Per ASTM B564 (forgings, annealed): Tensile Strength minimum 690 MPa (100 ksi); Yield Strength minimum 283 MPa (41 ksi); Elongation minimum 40%; Hardness maximum 85 HRB. Density: 8.64 g/cm³. Elastic modulus: ~205 GPa. Maximum continuous service temperature: 870°C in oxidising atmosphere, 1040°C in non-oxidising atmosphere.
Hastelloy C4 resists: hydrochloric acid (HCl) at all concentrations and temperatures; sulphuric acid (H₂SO₄) across a wide concentration range including boiling dilute; phosphoric acid (H₃PO₄) including wet-process impure; formic and acetic acids at elevated temperatures; wet chlorine gas; sodium hypochlorite and chlorine dioxide; mixed acid environments; and most chemical process streams. It does not resist fuming sulphuric acid (oleum), concentrated boiling HNO₃ (where C22 is preferred), or anhydrous hot HF.
Specify Hastelloy C4 over C276 when: (1) Post-weld heat treatment is not feasible — large fabrications, field welds, repair welds; C4's HAZ is already corrosion-resistant without PWHT; (2) Service in the 550–900°C range — C4's Ti stabilisation prevents phase precipitation that would reduce C276's corrosion resistance; (3) Pharmaceutical / GMP applications — where PWHT changes material documentation and C4's as-welded stability simplifies compliance; (4) HAZ attack has been the historical failure mode in the previous alloy. In straightforward immersion applications with full PWHT capability, C276 and C4 are equivalent — C276 may be more cost-competitive due to wider availability.

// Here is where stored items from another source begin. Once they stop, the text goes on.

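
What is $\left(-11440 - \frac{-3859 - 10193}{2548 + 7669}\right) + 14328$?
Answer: $\frac{29520748}{10217} \approx 2889.4$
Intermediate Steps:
$\left(-11440 - \frac{-3859 - 10193}{2548 + 7669}\right) + 14328 = \left(-11440 - - \frac{14052}{10217}\right) + 14328 = \left(-11440 + \frac{14052}{10217}\right) + 14328 = - \frac{116868428}{10217} + 14328 = \frac{29520748}{10217}$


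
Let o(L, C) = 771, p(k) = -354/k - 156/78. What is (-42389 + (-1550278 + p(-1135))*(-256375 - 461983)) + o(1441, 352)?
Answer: 1263999304137238/1135 ≈ 1.1137e+12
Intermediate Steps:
p(k) = -2 - 354/k (p(k) = -354/k - 156*1/78 = -354/k - 2 = -2 - 354/k)
(-42389 + (-1550278 + p(-1135))*(-256375 - 461983)) + o(1441, 352) = (-42389 + (-1550278 + (-2 - 354/(-1135)))*(-256375 - 461983)) + 771 = (-42389 + (-1550278 + (-2 - 354*(-1/1135)))*(-718358)) + 771 = (-42389 + (-1550278 + (-2 + 354/1135))*(-718358)) + 771 = (-42389 + (-1550278 - 1916/1135)*(-718358)) + 771 = (-42389 - 1759567446/1135*(-718358)) + 771 = (-42389 + 1263999351373668/1135) + 771 = 1263999303262153/1135 + 771 = 1263999304137238/1135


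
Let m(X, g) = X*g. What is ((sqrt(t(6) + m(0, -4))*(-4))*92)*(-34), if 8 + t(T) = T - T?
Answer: 25024*I*sqrt(2) ≈ 35389.0*I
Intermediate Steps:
t(T) = -8 (t(T) = -8 + (T - T) = -8 + 0 = -8)
((sqrt(t(6) + m(0, -4))*(-4))*92)*(-34) = ((sqrt(-8 + 0*(-4))*(-4))*92)*(-34) = ((sqrt(-8 + 0)*(-4))*92)*(-34) = ((sqrt(-8)*(-4))*92)*(-34) = (((2*I*sqrt(2))*(-4))*92)*(-34) = (-8*I*sqrt(2)*92)*(-34) = -736*I*sqrt(2)*(-34) = 25024*I*sqrt(2)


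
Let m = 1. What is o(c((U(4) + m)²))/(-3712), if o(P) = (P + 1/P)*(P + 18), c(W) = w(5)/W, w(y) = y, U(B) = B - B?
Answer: -299/9280 ≈ -0.032220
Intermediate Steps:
U(B) = 0
c(W) = 5/W
o(P) = (18 + P)*(P + 1/P) (o(P) = (P + 1/P)*(18 + P) = (18 + P)*(P + 1/P))
o(c((U(4) + m)²))/(-3712) = (1 + (5/((0 + 1)²))² + 18*(5/((0 + 1)²)) + 18/((5/((0 + 1)²))))/(-3712) = (1 + (5/(1²))² + 18*(5/(1²)) + 18/((5/(1²))))*(-1/3712) = (1 + (5/1)² + 18*(5/1) + 18/((5/1)))*(-1/3712) = (1 + (5*1)² + 18*(5*1) + 18/((5*1)))*(-1/3712) = (1 + 5² + 18*5 + 18/5)*(-1/3712) = (1 + 25 + 90 + 18*(⅕))*(-1/3712) = (1 + 25 + 90 + 18/5)*(-1/3712) = (598/5)*(-1/3712) = -299/9280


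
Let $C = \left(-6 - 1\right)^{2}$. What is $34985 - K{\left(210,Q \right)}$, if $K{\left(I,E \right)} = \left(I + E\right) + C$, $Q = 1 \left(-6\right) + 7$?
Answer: $34725$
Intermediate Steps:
$Q = 1$ ($Q = -6 + 7 = 1$)
$C = 49$ ($C = \left(-7\right)^{2} = 49$)
$K{\left(I,E \right)} = 49 + E + I$ ($K{\left(I,E \right)} = \left(I + E\right) + 49 = \left(E + I\right) + 49 = 49 + E + I$)
$34985 - K{\left(210,Q \right)} = 34985 - \left(49 + 1 + 210\right) = 34985 - 260 = 34725$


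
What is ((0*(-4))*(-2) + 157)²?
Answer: 24649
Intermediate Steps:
((0*(-4))*(-2) + 157)² = (0*(-2) + 157)² = (0 + 157)² = 157² = 24649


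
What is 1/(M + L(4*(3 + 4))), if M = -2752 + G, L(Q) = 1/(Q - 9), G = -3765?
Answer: -19/123822 ≈ -0.00015345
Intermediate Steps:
L(Q) = 1/(-9 + Q)
M = -6517 (M = -2752 - 3765 = -6517)
1/(M + L(4*(3 + 4))) = 1/(-6517 + 1/(-9 + 4*(3 + 4))) = 1/(-6517 + 1/(-9 + 4*7)) = 1/(-6517 + 1/(-9 + 28)) = 1/(-6517 + 1/19) = 1/(-123822/19) = -19/123822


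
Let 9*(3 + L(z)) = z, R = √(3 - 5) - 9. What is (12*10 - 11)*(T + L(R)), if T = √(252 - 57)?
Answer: -436 + 109*√195 + 109*I*√2/9 ≈ 1086.1 + 17.128*I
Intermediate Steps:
R = -9 + I*√2 (R = √(-2) - 9 = I*√2 - 9 = -9 + I*√2 ≈ -9.0 + 1.4142*I)
L(z) = -3 + z/9
T = √195 ≈ 13.964
(12*10 - 11)*(T + L(R)) = (12*10 - 11)*(√195 + (-3 + (-9 + I*√2)/9)) = (120 - 11)*(√195 + (-3 + (-1 + I*√2/9))) = 109*(√195 + (-4 + I*√2/9)) = 109*(-4 + √195 + I*√2/9) = -436 + 109*√195 + 109*I*√2/9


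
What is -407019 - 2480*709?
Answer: -2165339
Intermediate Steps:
-407019 - 2480*709 = -407019 - 248*7090 = -407019 - 1758320 = -2165339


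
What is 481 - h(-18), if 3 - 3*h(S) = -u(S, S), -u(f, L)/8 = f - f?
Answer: 480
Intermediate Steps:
u(f, L) = 0 (u(f, L) = -8*(f - f) = -8*0 = 0)
h(S) = 1 (h(S) = 1 - (-1)*0/3 = 1 - ⅓*0 = 1 + 0 = 1)
481 - h(-18) = 481 - 1*1 = 481 - 1 = 480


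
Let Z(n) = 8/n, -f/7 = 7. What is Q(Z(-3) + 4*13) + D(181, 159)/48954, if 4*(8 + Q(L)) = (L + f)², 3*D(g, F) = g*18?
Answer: -2335117/293724 ≈ -7.9500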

Yes — this is Hastelloy C4's primary engineering advantage. The titanium stabilisation prevents sensitisation in the weld HAZ, so C4 does not require post-weld solution annealing to maintain its corrosion resistance in most applications. Weld using GTAW with ERNiCrMo-7 filler, argon shielding, maximum 150°C interpass temperature, and low heat input. After welding, pickle in HNO₃/HF solution to restore the passive film. An ASTM G28 Method A corrosion test on a weld coupon can verify HAZ resistance if required by specification.

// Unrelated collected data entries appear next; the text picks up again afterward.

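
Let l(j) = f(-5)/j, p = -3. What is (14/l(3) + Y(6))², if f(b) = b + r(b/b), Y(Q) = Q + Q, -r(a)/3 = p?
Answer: 2025/4 ≈ 506.25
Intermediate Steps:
r(a) = 9 (r(a) = -3*(-3) = 9)
Y(Q) = 2*Q
f(b) = 9 + b (f(b) = b + 9 = 9 + b)
l(j) = 4/j (l(j) = (9 - 5)/j = 4/j)
(14/l(3) + Y(6))² = (14/((4/3)) + 2*6)² = (14/((4*(⅓))) + 12)² = (14/(4/3) + 12)² = (14*(¾) + 12)² = (21/2 + 12)² = (45/2)² = 2025/4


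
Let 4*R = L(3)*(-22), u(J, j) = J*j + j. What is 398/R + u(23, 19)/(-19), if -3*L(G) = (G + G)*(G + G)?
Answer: -593/33 ≈ -17.970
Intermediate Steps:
L(G) = -4*G**2/3 (L(G) = -(G + G)*(G + G)/3 = -2*G*2*G/3 = -4*G**2/3)
u(J, j) = j + J*j
R = 66 (R = (-4/3*3**2*(-22))/4 = (-4/3*9*(-22))/4 = (-12*(-22))/4 = (1/4)*264 = 66)
398/R + u(23, 19)/(-19) = 398/66 + (19*(1 + 23))/(-19) = 398*(1/66) + (19*24)*(-1/19) = 199/33 + 456*(-1/19) = 199/33 - 24 = -593/33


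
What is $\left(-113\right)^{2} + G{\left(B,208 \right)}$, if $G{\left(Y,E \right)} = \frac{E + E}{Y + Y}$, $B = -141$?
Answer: $\frac{1800221}{141} \approx 12768.0$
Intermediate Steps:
$G{\left(Y,E \right)} = \frac{E}{Y}$ ($G{\left(Y,E \right)} = \frac{2 E}{2 Y} = 2 E \frac{1}{2 Y} = \frac{E}{Y}$)
$\left(-113\right)^{2} + G{\left(B,208 \right)} = \left(-113\right)^{2} + \frac{208}{-141} = 12769 + 208 \left(- \frac{1}{141}\right) = 12769 - \frac{208}{141} = \frac{1800221}{141}$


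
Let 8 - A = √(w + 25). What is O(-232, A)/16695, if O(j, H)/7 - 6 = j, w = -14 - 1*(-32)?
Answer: -226/2385 ≈ -0.094759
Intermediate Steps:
w = 18 (w = -14 + 32 = 18)
A = 8 - √43 (A = 8 - √(18 + 25) = 8 - √43 ≈ 1.4426)
O(j, H) = 42 + 7*j
O(-232, A)/16695 = (42 + 7*(-232))/16695 = (42 - 1624)*(1/16695) = -1582*1/16695 = -226/2385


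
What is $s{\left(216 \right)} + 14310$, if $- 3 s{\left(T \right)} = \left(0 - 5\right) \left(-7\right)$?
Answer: $\frac{42895}{3} \approx 14298.0$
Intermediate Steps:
$s{\left(T \right)} = - \frac{35}{3}$ ($s{\left(T \right)} = - \frac{\left(0 - 5\right) \left(-7\right)}{3} = - \frac{\left(-5\right) \left(-7\right)}{3} = \left(- \frac{1}{3}\right) 35 = - \frac{35}{3}$)
$s{\left(216 \right)} + 14310 = - \frac{35}{3} + 14310 = \frac{42895}{3}$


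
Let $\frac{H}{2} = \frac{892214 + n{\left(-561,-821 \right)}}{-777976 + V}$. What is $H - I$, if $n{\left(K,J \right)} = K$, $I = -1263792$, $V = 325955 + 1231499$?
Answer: $\frac{70364274563}{55677} \approx 1.2638 \cdot 10^{6}$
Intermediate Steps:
$V = 1557454$
$H = \frac{127379}{55677}$ ($H = 2 \frac{892214 - 561}{-777976 + 1557454} = 2 \cdot \frac{891653}{779478} = 2 \cdot 891653 \cdot \frac{1}{779478} = 2 \cdot \frac{127379}{111354} = \frac{127379}{55677} \approx 2.2878$)
$H - I = \frac{127379}{55677} - -1263792 = \frac{127379}{55677} + 1263792 = \frac{70364274563}{55677}$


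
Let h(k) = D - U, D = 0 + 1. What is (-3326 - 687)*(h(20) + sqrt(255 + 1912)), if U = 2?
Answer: 4013 - 4013*sqrt(2167) ≈ -1.8280e+5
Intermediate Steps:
D = 1
h(k) = -1 (h(k) = 1 - 1*2 = 1 - 2 = -1)
(-3326 - 687)*(h(20) + sqrt(255 + 1912)) = (-3326 - 687)*(-1 + sqrt(255 + 1912)) = -4013*(-1 + sqrt(2167)) = 4013 - 4013*sqrt(2167)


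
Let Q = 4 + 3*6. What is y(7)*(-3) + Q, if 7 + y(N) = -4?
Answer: 55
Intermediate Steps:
Q = 22 (Q = 4 + 18 = 22)
y(N) = -11 (y(N) = -7 - 4 = -11)
y(7)*(-3) + Q = -11*(-3) + 22 = 33 + 22 = 55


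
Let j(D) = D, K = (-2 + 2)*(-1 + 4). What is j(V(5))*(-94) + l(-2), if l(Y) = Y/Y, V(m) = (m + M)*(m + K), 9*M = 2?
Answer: -22081/9 ≈ -2453.4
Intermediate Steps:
M = 2/9 (M = (⅑)*2 = 2/9 ≈ 0.22222)
K = 0 (K = 0*3 = 0)
V(m) = m*(2/9 + m) (V(m) = (m + 2/9)*(m + 0) = (2/9 + m)*m = m*(2/9 + m))
l(Y) = 1
j(V(5))*(-94) + l(-2) = ((⅑)*5*(2 + 9*5))*(-94) + 1 = ((⅑)*5*(2 + 45))*(-94) + 1 = ((⅑)*5*47)*(-94) + 1 = (235/9)*(-94) + 1 = -22090/9 + 1 = -22081/9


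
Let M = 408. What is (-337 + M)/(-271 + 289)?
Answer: 71/18 ≈ 3.9444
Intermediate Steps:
(-337 + M)/(-271 + 289) = (-337 + 408)/(-271 + 289) = 71/18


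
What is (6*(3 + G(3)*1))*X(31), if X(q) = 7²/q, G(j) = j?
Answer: 1764/31 ≈ 56.903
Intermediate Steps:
X(q) = 49/q
(6*(3 + G(3)*1))*X(31) = (6*(3 + 3*1))*(49/31) = (6*(3 + 3))*(49*(1/31)) = (6*6)*(49/31) = 36*(49/31) = 1764/31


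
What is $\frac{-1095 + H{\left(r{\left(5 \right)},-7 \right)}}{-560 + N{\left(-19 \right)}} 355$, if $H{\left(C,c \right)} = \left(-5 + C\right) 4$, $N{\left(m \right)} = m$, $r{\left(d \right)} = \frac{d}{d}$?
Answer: $\frac{394405}{579} \approx 681.18$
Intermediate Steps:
$r{\left(d \right)} = 1$
$H{\left(C,c \right)} = -20 + 4 C$
$\frac{-1095 + H{\left(r{\left(5 \right)},-7 \right)}}{-560 + N{\left(-19 \right)}} 355 = \frac{-1095 + \left(-20 + 4 \cdot 1\right)}{-560 - 19} \cdot 355 = \frac{-1095 + \left(-20 + 4\right)}{-579} \cdot 355 = \left(-1095 - 16\right) \left(- \frac{1}{579}\right) 355 = \left(-1111\right) \left(- \frac{1}{579}\right) 355 = \frac{1111}{579} \cdot 355 = \frac{394405}{579}$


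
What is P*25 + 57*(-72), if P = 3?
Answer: -4029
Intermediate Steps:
P*25 + 57*(-72) = 3*25 + 57*(-72) = 75 - 4104 = -4029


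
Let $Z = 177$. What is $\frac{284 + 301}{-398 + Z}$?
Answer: $- \frac{45}{17} \approx -2.6471$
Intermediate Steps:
$\frac{284 + 301}{-398 + Z} = \frac{284 + 301}{-398 + 177} = \frac{585}{-221} = 585 \left(- \frac{1}{221}\right) = - \frac{45}{17}$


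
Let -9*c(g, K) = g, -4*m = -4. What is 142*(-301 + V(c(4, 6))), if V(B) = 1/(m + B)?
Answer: -212432/5 ≈ -42486.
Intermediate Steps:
m = 1 (m = -1/4*(-4) = 1)
c(g, K) = -g/9
V(B) = 1/(1 + B)
142*(-301 + V(c(4, 6))) = 142*(-301 + 1/(1 - 1/9*4)) = 142*(-301 + 1/(1 - 4/9)) = 142*(-301 + 1/(5/9)) = 142*(-301 + 9/5) = 142*(-1496/5) = -212432/5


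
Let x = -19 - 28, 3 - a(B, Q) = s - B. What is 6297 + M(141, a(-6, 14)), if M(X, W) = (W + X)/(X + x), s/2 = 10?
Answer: 296018/47 ≈ 6298.3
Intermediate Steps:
s = 20 (s = 2*10 = 20)
a(B, Q) = -17 + B (a(B, Q) = 3 - (20 - B) = 3 + (-20 + B) = -17 + B)
x = -47
M(X, W) = (W + X)/(-47 + X) (M(X, W) = (W + X)/(X - 47) = (W + X)/(-47 + X))
6297 + M(141, a(-6, 14)) = 6297 + ((-17 - 6) + 141)/(-47 + 141) = 6297 + (-23 + 141)/94 = 6297 + (1/94)*118 = 6297 + 59/47 = 296018/47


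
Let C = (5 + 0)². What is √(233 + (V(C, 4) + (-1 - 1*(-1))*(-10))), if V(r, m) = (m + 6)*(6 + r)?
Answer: √543 ≈ 23.302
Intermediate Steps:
C = 25 (C = 5² = 25)
V(r, m) = (6 + m)*(6 + r)
√(233 + (V(C, 4) + (-1 - 1*(-1))*(-10))) = √(233 + ((36 + 6*4 + 6*25 + 4*25) + (-1 - 1*(-1))*(-10))) = √(233 + ((36 + 24 + 150 + 100) + (-1 + 1)*(-10))) = √(233 + (310 + 0*(-10))) = √(233 + (310 + 0)) = √(233 + 310) = √543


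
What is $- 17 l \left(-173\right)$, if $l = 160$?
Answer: $470560$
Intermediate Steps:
$- 17 l \left(-173\right) = \left(-17\right) 160 \left(-173\right) = \left(-2720\right) \left(-173\right) = 470560$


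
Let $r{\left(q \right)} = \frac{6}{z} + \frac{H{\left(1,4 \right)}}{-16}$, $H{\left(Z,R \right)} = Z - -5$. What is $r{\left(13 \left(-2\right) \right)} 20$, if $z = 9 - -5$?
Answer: $\frac{15}{14} \approx 1.0714$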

Material: ASTM B564 / ASME SB-564 (UNS N06455 forgings). Flange dimensions: ASME B16.5 (NPS ½–24, Class 150–2500, Material Group 3.2); ASME B16.47 (NPS 26–60); EN 1092-1. Welding filler: AWS A5.14 ERNiCrMo-7. Sour service: NACE MR0175 / ISO 15156. Corrosion test: ASTM G28 Method A. Test certificates: EN 10204 3.1 (standard) / 3.2 (third-party on request). Weld qualification: ASME Section IX P-Number 45.